I'd like to have a discussion with you, if you'd participate.
As a horror fan and writer, I'm constantly dissecting the genre in my own mind, trying to find what works, what doesn't work and why it does/does not work. As soon as I mention that I'm a monster fan, I immediately get responses like "Oh! Have you seen [insert scary movie]? I loved that movie! It was soooooo scary." Or, "Oh, have you seen [insert other scary movie]? I didn't like it. It wasn't scary enough."
So I'm struck with this question: In order for a scary movie (or book) to be considered "good" in your opinion, does it have to actually scare you? I mean like scare you--a visceral reaction of actual terror.
I ask this because...well...most scary movies don't scare me. Case in point: Fright Night.
People, I LOVE this movie. Love the heck out of it and I watch it all the time, studying the beats, savoring the camera-work, thrilling at Roddy McDowell and William Ragsdale's bromance. But at no time in my life--or in my childhood--did this movie ever give me nightmares. It's just not a "scary" movie.
But I think it's a masterpiece of the horror genre. Is that odd?
I think Comedy is, perhaps, the only other genre that people deem "good" or "bad" based on its knee jerk reaction. You walk into a comedy expecting to laugh. If you don't, you generally leave saying it sucked. Not so much with fantasy. I rarely hear someone say, "You know, I went to see this fantasy movie, but I didn't see enough unicorns for my taste. I didn't like it." We seem to judge drama, sci-fi, thrillers, etc, based on a myriad of qualities: story, characters, pacing, writing, acting, etc. But with comedy--or, for our purposes, horror--I see so many people judging it based solely on its ability or inability to physically SCARE you.

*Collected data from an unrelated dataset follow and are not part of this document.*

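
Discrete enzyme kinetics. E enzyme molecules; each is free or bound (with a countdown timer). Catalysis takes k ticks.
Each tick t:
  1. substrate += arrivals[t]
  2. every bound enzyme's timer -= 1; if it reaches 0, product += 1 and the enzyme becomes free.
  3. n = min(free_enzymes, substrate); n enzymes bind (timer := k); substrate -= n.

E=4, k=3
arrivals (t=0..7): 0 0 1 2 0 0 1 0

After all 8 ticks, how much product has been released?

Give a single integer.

t=0: arr=0 -> substrate=0 bound=0 product=0
t=1: arr=0 -> substrate=0 bound=0 product=0
t=2: arr=1 -> substrate=0 bound=1 product=0
t=3: arr=2 -> substrate=0 bound=3 product=0
t=4: arr=0 -> substrate=0 bound=3 product=0
t=5: arr=0 -> substrate=0 bound=2 product=1
t=6: arr=1 -> substrate=0 bound=1 product=3
t=7: arr=0 -> substrate=0 bound=1 product=3

Answer: 3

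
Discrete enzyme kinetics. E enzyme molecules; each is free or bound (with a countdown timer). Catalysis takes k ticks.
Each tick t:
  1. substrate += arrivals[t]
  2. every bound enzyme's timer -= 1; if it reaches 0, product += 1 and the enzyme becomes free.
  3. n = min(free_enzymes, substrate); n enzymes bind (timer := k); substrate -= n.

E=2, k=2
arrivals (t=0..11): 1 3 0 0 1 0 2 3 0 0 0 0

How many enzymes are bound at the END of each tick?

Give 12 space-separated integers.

Answer: 1 2 2 2 2 1 2 2 2 2 1 1

Derivation:
t=0: arr=1 -> substrate=0 bound=1 product=0
t=1: arr=3 -> substrate=2 bound=2 product=0
t=2: arr=0 -> substrate=1 bound=2 product=1
t=3: arr=0 -> substrate=0 bound=2 product=2
t=4: arr=1 -> substrate=0 bound=2 product=3
t=5: arr=0 -> substrate=0 bound=1 product=4
t=6: arr=2 -> substrate=0 bound=2 product=5
t=7: arr=3 -> substrate=3 bound=2 product=5
t=8: arr=0 -> substrate=1 bound=2 product=7
t=9: arr=0 -> substrate=1 bound=2 product=7
t=10: arr=0 -> substrate=0 bound=1 product=9
t=11: arr=0 -> substrate=0 bound=1 product=9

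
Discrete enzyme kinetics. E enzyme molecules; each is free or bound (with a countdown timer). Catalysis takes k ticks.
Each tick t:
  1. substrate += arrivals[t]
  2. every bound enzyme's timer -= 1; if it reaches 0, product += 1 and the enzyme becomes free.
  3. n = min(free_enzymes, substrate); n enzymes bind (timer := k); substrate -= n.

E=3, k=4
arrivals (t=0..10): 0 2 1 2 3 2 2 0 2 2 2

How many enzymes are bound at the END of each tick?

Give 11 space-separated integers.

Answer: 0 2 3 3 3 3 3 3 3 3 3

Derivation:
t=0: arr=0 -> substrate=0 bound=0 product=0
t=1: arr=2 -> substrate=0 bound=2 product=0
t=2: arr=1 -> substrate=0 bound=3 product=0
t=3: arr=2 -> substrate=2 bound=3 product=0
t=4: arr=3 -> substrate=5 bound=3 product=0
t=5: arr=2 -> substrate=5 bound=3 product=2
t=6: arr=2 -> substrate=6 bound=3 product=3
t=7: arr=0 -> substrate=6 bound=3 product=3
t=8: arr=2 -> substrate=8 bound=3 product=3
t=9: arr=2 -> substrate=8 bound=3 product=5
t=10: arr=2 -> substrate=9 bound=3 product=6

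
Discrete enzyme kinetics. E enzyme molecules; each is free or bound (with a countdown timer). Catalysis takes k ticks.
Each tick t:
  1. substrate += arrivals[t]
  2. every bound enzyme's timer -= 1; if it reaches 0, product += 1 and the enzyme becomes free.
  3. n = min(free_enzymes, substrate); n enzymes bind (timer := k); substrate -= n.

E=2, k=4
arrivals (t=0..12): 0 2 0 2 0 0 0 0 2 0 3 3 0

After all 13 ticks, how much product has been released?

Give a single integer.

Answer: 4

Derivation:
t=0: arr=0 -> substrate=0 bound=0 product=0
t=1: arr=2 -> substrate=0 bound=2 product=0
t=2: arr=0 -> substrate=0 bound=2 product=0
t=3: arr=2 -> substrate=2 bound=2 product=0
t=4: arr=0 -> substrate=2 bound=2 product=0
t=5: arr=0 -> substrate=0 bound=2 product=2
t=6: arr=0 -> substrate=0 bound=2 product=2
t=7: arr=0 -> substrate=0 bound=2 product=2
t=8: arr=2 -> substrate=2 bound=2 product=2
t=9: arr=0 -> substrate=0 bound=2 product=4
t=10: arr=3 -> substrate=3 bound=2 product=4
t=11: arr=3 -> substrate=6 bound=2 product=4
t=12: arr=0 -> substrate=6 bound=2 product=4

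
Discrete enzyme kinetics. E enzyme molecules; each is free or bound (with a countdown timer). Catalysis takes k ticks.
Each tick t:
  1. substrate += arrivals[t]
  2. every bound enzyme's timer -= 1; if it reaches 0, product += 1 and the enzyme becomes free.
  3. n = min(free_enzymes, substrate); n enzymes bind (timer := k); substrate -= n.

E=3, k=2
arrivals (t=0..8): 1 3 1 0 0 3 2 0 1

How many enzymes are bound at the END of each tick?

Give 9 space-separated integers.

t=0: arr=1 -> substrate=0 bound=1 product=0
t=1: arr=3 -> substrate=1 bound=3 product=0
t=2: arr=1 -> substrate=1 bound=3 product=1
t=3: arr=0 -> substrate=0 bound=2 product=3
t=4: arr=0 -> substrate=0 bound=1 product=4
t=5: arr=3 -> substrate=0 bound=3 product=5
t=6: arr=2 -> substrate=2 bound=3 product=5
t=7: arr=0 -> substrate=0 bound=2 product=8
t=8: arr=1 -> substrate=0 bound=3 product=8

Answer: 1 3 3 2 1 3 3 2 3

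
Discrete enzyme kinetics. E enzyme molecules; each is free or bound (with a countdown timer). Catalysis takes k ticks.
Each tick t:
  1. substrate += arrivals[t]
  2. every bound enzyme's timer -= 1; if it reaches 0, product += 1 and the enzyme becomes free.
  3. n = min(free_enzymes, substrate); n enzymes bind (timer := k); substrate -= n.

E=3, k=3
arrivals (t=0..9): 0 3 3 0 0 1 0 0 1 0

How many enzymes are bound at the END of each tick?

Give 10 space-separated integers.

t=0: arr=0 -> substrate=0 bound=0 product=0
t=1: arr=3 -> substrate=0 bound=3 product=0
t=2: arr=3 -> substrate=3 bound=3 product=0
t=3: arr=0 -> substrate=3 bound=3 product=0
t=4: arr=0 -> substrate=0 bound=3 product=3
t=5: arr=1 -> substrate=1 bound=3 product=3
t=6: arr=0 -> substrate=1 bound=3 product=3
t=7: arr=0 -> substrate=0 bound=1 product=6
t=8: arr=1 -> substrate=0 bound=2 product=6
t=9: arr=0 -> substrate=0 bound=2 product=6

Answer: 0 3 3 3 3 3 3 1 2 2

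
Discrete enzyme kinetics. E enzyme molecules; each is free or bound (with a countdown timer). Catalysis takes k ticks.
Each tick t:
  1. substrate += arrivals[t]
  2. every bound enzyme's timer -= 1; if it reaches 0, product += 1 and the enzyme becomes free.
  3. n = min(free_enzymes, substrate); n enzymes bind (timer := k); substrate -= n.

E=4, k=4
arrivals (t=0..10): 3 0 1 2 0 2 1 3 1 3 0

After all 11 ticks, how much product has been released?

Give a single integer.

Answer: 8

Derivation:
t=0: arr=3 -> substrate=0 bound=3 product=0
t=1: arr=0 -> substrate=0 bound=3 product=0
t=2: arr=1 -> substrate=0 bound=4 product=0
t=3: arr=2 -> substrate=2 bound=4 product=0
t=4: arr=0 -> substrate=0 bound=3 product=3
t=5: arr=2 -> substrate=1 bound=4 product=3
t=6: arr=1 -> substrate=1 bound=4 product=4
t=7: arr=3 -> substrate=4 bound=4 product=4
t=8: arr=1 -> substrate=3 bound=4 product=6
t=9: arr=3 -> substrate=5 bound=4 product=7
t=10: arr=0 -> substrate=4 bound=4 product=8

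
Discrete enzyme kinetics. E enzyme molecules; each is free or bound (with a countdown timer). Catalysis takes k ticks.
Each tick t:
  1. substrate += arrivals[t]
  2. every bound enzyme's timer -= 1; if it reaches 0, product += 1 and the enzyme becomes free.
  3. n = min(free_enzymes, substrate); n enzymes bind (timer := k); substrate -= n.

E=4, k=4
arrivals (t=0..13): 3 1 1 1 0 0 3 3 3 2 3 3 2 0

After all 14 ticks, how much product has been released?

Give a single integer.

Answer: 10

Derivation:
t=0: arr=3 -> substrate=0 bound=3 product=0
t=1: arr=1 -> substrate=0 bound=4 product=0
t=2: arr=1 -> substrate=1 bound=4 product=0
t=3: arr=1 -> substrate=2 bound=4 product=0
t=4: arr=0 -> substrate=0 bound=3 product=3
t=5: arr=0 -> substrate=0 bound=2 product=4
t=6: arr=3 -> substrate=1 bound=4 product=4
t=7: arr=3 -> substrate=4 bound=4 product=4
t=8: arr=3 -> substrate=5 bound=4 product=6
t=9: arr=2 -> substrate=7 bound=4 product=6
t=10: arr=3 -> substrate=8 bound=4 product=8
t=11: arr=3 -> substrate=11 bound=4 product=8
t=12: arr=2 -> substrate=11 bound=4 product=10
t=13: arr=0 -> substrate=11 bound=4 product=10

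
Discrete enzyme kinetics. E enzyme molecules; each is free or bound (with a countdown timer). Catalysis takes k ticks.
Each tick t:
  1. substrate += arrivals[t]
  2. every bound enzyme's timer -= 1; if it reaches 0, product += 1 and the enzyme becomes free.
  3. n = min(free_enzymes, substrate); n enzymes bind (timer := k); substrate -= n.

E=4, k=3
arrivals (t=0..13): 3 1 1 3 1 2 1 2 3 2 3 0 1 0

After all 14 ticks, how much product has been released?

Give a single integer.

Answer: 16

Derivation:
t=0: arr=3 -> substrate=0 bound=3 product=0
t=1: arr=1 -> substrate=0 bound=4 product=0
t=2: arr=1 -> substrate=1 bound=4 product=0
t=3: arr=3 -> substrate=1 bound=4 product=3
t=4: arr=1 -> substrate=1 bound=4 product=4
t=5: arr=2 -> substrate=3 bound=4 product=4
t=6: arr=1 -> substrate=1 bound=4 product=7
t=7: arr=2 -> substrate=2 bound=4 product=8
t=8: arr=3 -> substrate=5 bound=4 product=8
t=9: arr=2 -> substrate=4 bound=4 product=11
t=10: arr=3 -> substrate=6 bound=4 product=12
t=11: arr=0 -> substrate=6 bound=4 product=12
t=12: arr=1 -> substrate=4 bound=4 product=15
t=13: arr=0 -> substrate=3 bound=4 product=16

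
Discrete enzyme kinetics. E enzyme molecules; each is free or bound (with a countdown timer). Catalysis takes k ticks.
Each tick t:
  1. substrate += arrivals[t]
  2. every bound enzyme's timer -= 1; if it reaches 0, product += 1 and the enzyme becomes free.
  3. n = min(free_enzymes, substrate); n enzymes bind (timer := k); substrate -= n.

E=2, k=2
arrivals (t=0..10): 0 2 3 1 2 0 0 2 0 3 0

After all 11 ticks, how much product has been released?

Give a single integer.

Answer: 8

Derivation:
t=0: arr=0 -> substrate=0 bound=0 product=0
t=1: arr=2 -> substrate=0 bound=2 product=0
t=2: arr=3 -> substrate=3 bound=2 product=0
t=3: arr=1 -> substrate=2 bound=2 product=2
t=4: arr=2 -> substrate=4 bound=2 product=2
t=5: arr=0 -> substrate=2 bound=2 product=4
t=6: arr=0 -> substrate=2 bound=2 product=4
t=7: arr=2 -> substrate=2 bound=2 product=6
t=8: arr=0 -> substrate=2 bound=2 product=6
t=9: arr=3 -> substrate=3 bound=2 product=8
t=10: arr=0 -> substrate=3 bound=2 product=8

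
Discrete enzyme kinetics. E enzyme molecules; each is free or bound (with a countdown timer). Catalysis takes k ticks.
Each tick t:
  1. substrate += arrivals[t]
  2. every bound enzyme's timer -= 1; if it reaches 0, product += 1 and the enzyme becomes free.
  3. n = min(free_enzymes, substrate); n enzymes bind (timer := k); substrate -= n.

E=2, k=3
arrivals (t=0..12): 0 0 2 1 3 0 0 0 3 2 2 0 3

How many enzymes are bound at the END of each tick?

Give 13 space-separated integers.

Answer: 0 0 2 2 2 2 2 2 2 2 2 2 2

Derivation:
t=0: arr=0 -> substrate=0 bound=0 product=0
t=1: arr=0 -> substrate=0 bound=0 product=0
t=2: arr=2 -> substrate=0 bound=2 product=0
t=3: arr=1 -> substrate=1 bound=2 product=0
t=4: arr=3 -> substrate=4 bound=2 product=0
t=5: arr=0 -> substrate=2 bound=2 product=2
t=6: arr=0 -> substrate=2 bound=2 product=2
t=7: arr=0 -> substrate=2 bound=2 product=2
t=8: arr=3 -> substrate=3 bound=2 product=4
t=9: arr=2 -> substrate=5 bound=2 product=4
t=10: arr=2 -> substrate=7 bound=2 product=4
t=11: arr=0 -> substrate=5 bound=2 product=6
t=12: arr=3 -> substrate=8 bound=2 product=6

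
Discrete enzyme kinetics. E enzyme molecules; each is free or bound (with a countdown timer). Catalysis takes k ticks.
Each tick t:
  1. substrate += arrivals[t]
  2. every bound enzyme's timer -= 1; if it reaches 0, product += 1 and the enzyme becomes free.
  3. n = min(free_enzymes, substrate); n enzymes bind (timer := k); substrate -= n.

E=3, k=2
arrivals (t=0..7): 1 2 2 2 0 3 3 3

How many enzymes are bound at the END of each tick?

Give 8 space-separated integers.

Answer: 1 3 3 3 3 3 3 3

Derivation:
t=0: arr=1 -> substrate=0 bound=1 product=0
t=1: arr=2 -> substrate=0 bound=3 product=0
t=2: arr=2 -> substrate=1 bound=3 product=1
t=3: arr=2 -> substrate=1 bound=3 product=3
t=4: arr=0 -> substrate=0 bound=3 product=4
t=5: arr=3 -> substrate=1 bound=3 product=6
t=6: arr=3 -> substrate=3 bound=3 product=7
t=7: arr=3 -> substrate=4 bound=3 product=9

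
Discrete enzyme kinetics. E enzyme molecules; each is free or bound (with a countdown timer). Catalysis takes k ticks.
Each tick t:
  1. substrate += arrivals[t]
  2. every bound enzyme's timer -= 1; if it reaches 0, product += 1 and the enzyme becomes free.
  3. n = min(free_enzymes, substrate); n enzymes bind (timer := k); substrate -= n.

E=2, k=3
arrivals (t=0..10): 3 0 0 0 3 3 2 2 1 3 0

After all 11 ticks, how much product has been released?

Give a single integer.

Answer: 6

Derivation:
t=0: arr=3 -> substrate=1 bound=2 product=0
t=1: arr=0 -> substrate=1 bound=2 product=0
t=2: arr=0 -> substrate=1 bound=2 product=0
t=3: arr=0 -> substrate=0 bound=1 product=2
t=4: arr=3 -> substrate=2 bound=2 product=2
t=5: arr=3 -> substrate=5 bound=2 product=2
t=6: arr=2 -> substrate=6 bound=2 product=3
t=7: arr=2 -> substrate=7 bound=2 product=4
t=8: arr=1 -> substrate=8 bound=2 product=4
t=9: arr=3 -> substrate=10 bound=2 product=5
t=10: arr=0 -> substrate=9 bound=2 product=6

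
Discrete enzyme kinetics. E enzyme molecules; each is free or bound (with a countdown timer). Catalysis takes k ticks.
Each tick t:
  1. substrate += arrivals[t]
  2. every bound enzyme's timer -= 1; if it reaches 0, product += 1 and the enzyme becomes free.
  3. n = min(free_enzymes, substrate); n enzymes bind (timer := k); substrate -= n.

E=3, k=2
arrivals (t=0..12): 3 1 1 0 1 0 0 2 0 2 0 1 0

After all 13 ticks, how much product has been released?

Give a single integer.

Answer: 10

Derivation:
t=0: arr=3 -> substrate=0 bound=3 product=0
t=1: arr=1 -> substrate=1 bound=3 product=0
t=2: arr=1 -> substrate=0 bound=2 product=3
t=3: arr=0 -> substrate=0 bound=2 product=3
t=4: arr=1 -> substrate=0 bound=1 product=5
t=5: arr=0 -> substrate=0 bound=1 product=5
t=6: arr=0 -> substrate=0 bound=0 product=6
t=7: arr=2 -> substrate=0 bound=2 product=6
t=8: arr=0 -> substrate=0 bound=2 product=6
t=9: arr=2 -> substrate=0 bound=2 product=8
t=10: arr=0 -> substrate=0 bound=2 product=8
t=11: arr=1 -> substrate=0 bound=1 product=10
t=12: arr=0 -> substrate=0 bound=1 product=10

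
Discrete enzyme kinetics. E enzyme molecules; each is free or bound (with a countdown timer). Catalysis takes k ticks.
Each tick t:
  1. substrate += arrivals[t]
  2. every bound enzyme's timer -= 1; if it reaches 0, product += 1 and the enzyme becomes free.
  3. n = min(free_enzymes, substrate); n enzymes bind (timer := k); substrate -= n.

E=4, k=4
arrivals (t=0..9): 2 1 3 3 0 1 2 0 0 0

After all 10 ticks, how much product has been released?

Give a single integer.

Answer: 7

Derivation:
t=0: arr=2 -> substrate=0 bound=2 product=0
t=1: arr=1 -> substrate=0 bound=3 product=0
t=2: arr=3 -> substrate=2 bound=4 product=0
t=3: arr=3 -> substrate=5 bound=4 product=0
t=4: arr=0 -> substrate=3 bound=4 product=2
t=5: arr=1 -> substrate=3 bound=4 product=3
t=6: arr=2 -> substrate=4 bound=4 product=4
t=7: arr=0 -> substrate=4 bound=4 product=4
t=8: arr=0 -> substrate=2 bound=4 product=6
t=9: arr=0 -> substrate=1 bound=4 product=7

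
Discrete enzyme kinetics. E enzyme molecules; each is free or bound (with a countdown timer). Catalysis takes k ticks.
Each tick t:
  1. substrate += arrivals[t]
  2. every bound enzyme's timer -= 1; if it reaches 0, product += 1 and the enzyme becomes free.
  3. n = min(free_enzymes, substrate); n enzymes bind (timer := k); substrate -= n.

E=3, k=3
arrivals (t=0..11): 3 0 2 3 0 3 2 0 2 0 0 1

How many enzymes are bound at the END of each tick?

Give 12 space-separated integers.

t=0: arr=3 -> substrate=0 bound=3 product=0
t=1: arr=0 -> substrate=0 bound=3 product=0
t=2: arr=2 -> substrate=2 bound=3 product=0
t=3: arr=3 -> substrate=2 bound=3 product=3
t=4: arr=0 -> substrate=2 bound=3 product=3
t=5: arr=3 -> substrate=5 bound=3 product=3
t=6: arr=2 -> substrate=4 bound=3 product=6
t=7: arr=0 -> substrate=4 bound=3 product=6
t=8: arr=2 -> substrate=6 bound=3 product=6
t=9: arr=0 -> substrate=3 bound=3 product=9
t=10: arr=0 -> substrate=3 bound=3 product=9
t=11: arr=1 -> substrate=4 bound=3 product=9

Answer: 3 3 3 3 3 3 3 3 3 3 3 3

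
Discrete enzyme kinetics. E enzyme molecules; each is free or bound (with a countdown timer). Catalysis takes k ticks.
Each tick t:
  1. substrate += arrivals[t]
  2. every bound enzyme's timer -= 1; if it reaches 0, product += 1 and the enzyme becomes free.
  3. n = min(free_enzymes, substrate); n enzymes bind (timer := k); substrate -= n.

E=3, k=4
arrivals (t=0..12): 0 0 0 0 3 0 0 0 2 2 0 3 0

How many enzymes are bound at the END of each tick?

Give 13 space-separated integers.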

I think, though, that there is an inherent flaw in that line of thinking. And I think it's why we have so much garbage in the horror genre. Because studios hurl one straight-to-DVD flick after another at us, all in an effort to scare us. So what do they do? They load their movies down with a veritable "greatest hits" of scary scenes from cinema history. We've seen a thousand shower murder scenes, but there is only one Psycho. How many thousands of movies begin with "group of good-looking kids go out into the woods..." Filmmakers pile gore upon gore in order to shock us, to repulse us. But those things aren't "scary". They're just gross. But, because we have a visceral reaction to that grossness, I think we sometimes mistake that for "being scared". We're like addicts, looking for a new fix--but we're not addressing why we like scary movies.
All of my favorite "scary movies" do not actually scare me. What brought it home for me was that, the other day, me, my wife, and our kids were over at my parents' house eating lunch. Dad's got this fancy new doo-dad on his TV whereby he can stream instant video off of Netflix. Naturally, my first inclination is to pop in Creature From the Black Lagoon. A brilliant movie and totally ahead of its time. I sat down with my oldest daughter (she's six), and we cuddled up in the recliner and watched the whole thing.
My mom passes through at one point and says "Oh, I remember watching this when I was a kid. Even then I didn't think it was scary. It's so hokey." She even snickered as the Creature made his triumphant entrance!! Sacrilege, I say! :p I proceeded to tell her that the Creature's appeal has nothing to do with his capacity to illicit fear. But, like most people (not a horror fan, by the way), my mom echoed the sentiment that, if a labeled "scary" movie didn't bring about a fearful reaction, it didn't do its job and, therefore, was a failure.
Should the point of all horror be to make you squirm in your seat? Can horror be about more than simply "Shock! Gasp!"? I'd like to think so.
I think scary movies are only as effective as their quiet moments. I love Jaws. And when I think of Jaws, the very first things I think about are Roy Scheider sitting at the dinner table with his little boy. Or the crew of the Orca singing and telling stories in the cabin of the boat. Those beats in the film that have nothing to do with the monster or things jumping out at you from closets or blood and death. Those moments when the characters are talking about inconsequential things. If THOSE things aren't working--if they don't hold up as genuinely GOOD scenes, long after whatever knee-jerk fear you may have felt at the sight of the monster has faded--then the scares are empty and no matter how much blood you sling across the camera, it's not going to resonate.
So help me out here. Give me your thoughts. Does a horror movie have to be "scary" to work?